Yesterday, our students came barreling into our room at the beginning of second period with all their normal enthusiasm. Friendly banter and noisy chatter about what they'd done in history class, questions about homework and projects due later in the day, jokes and stories to share with us in the aim of mocking each other. Passing period is always a bit rowdy, but it's good-natured, and they generally manage to calm down when it's time for class to begin.
In this sort of chaos, you can imagine that registering anything other than the general insanity of the atmosphere is pretty tough. So it wasn't until we were asking the class to settle down that I noticed one of our students, L., leaning his head down to speak quietly to a bright and friendly girl, G., before walking to his seat. As he left her, I saw that her head was down, hair hanging down so as to mostly hide her face, but not hanging well enough to cover the fact that she was crying. And not just a couple tears, but really crying. I wasn't teaching yesterday - my supervising teacher was - so I was just sitting on the side of the room observing. Because of this, it was easier for me to notice G.'s tears and keep an eye on her.

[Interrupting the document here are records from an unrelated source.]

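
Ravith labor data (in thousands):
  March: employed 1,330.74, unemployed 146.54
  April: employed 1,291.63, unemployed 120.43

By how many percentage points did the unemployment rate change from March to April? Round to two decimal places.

March: labor force = 1,330.74 + 146.54 = 1,477.28; u = 146.54/1,477.28 = 9.92%.
April: labor force = 1,291.63 + 120.43 = 1,412.06; u = 120.43/1,412.06 = 8.53%.
Change = 8.53% − 9.92% = −1.39 pp.

The unemployment rate changed by −1.39 percentage points.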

G. sat bravely through the first few minutes of class, occasionally reaching up to wipe away her tears with a tissue. When walking around to check homework, I gave her a gentle pat on the back - just a general show of support. As I sat watching the class, however - and her in particular, of course - I kept wishing I could do more. A pat on the back is nice and all, but what if she needed to talk to someone? What if she wanted to leave the room to have some privacy while dealing with her emotions? But at the same time, I wasn't going to stop class and bring everyone's attention to what was going on with G. Especially after my supervising teacher, not realizing G. was having these problems, asked her in front of the entire class to take off her sunglasses (which she'd donned to cover her red eyes). G. gently shook her head, and Ms. D. figured out that something was up, and so dropped the issue. But still, I sat quietly, wondering what I should do.
Enter the all-powerful Post-it note. I went to the supply shelves and grabbed a Post-it pad. I quickly jotted down:
Hey G., I hope you're okay. Let me know if you want to go outside and talk. If you'd rather just stay here, that's fine too. - Miss David
Walking around the class, monitoring student work, I casually stuck the note to her desk. I kept walking, not wanting to hover, but visually checked back after about thirty seconds. She smiled at me in thanks, but made no indication that she wanted to talk. Which was totally fine with me - I just wanted her to have the option.
After about five minutes, when students were working in partners, G. walked over to my desk and dropped a scrap of notebook paper, folded in half. She dropped it off with a small smile and walked back to her partner to keep working. Her note said:
Thanks Miss David, I'll be alright I just don't want to talk about it right now. But yeah thanks again. - G.
P.S. I'll talk to you when I'm able to.
We still haven't talked, which is okay with me, because she seemed a little more back to normal today in class. I figure now she knows I'm here and willing to listen, and she can and will come to me when she needs/wants. What's important is that in the moment when it mattered, she felt reassured and I felt less helpless.
And all because of a little Post-it.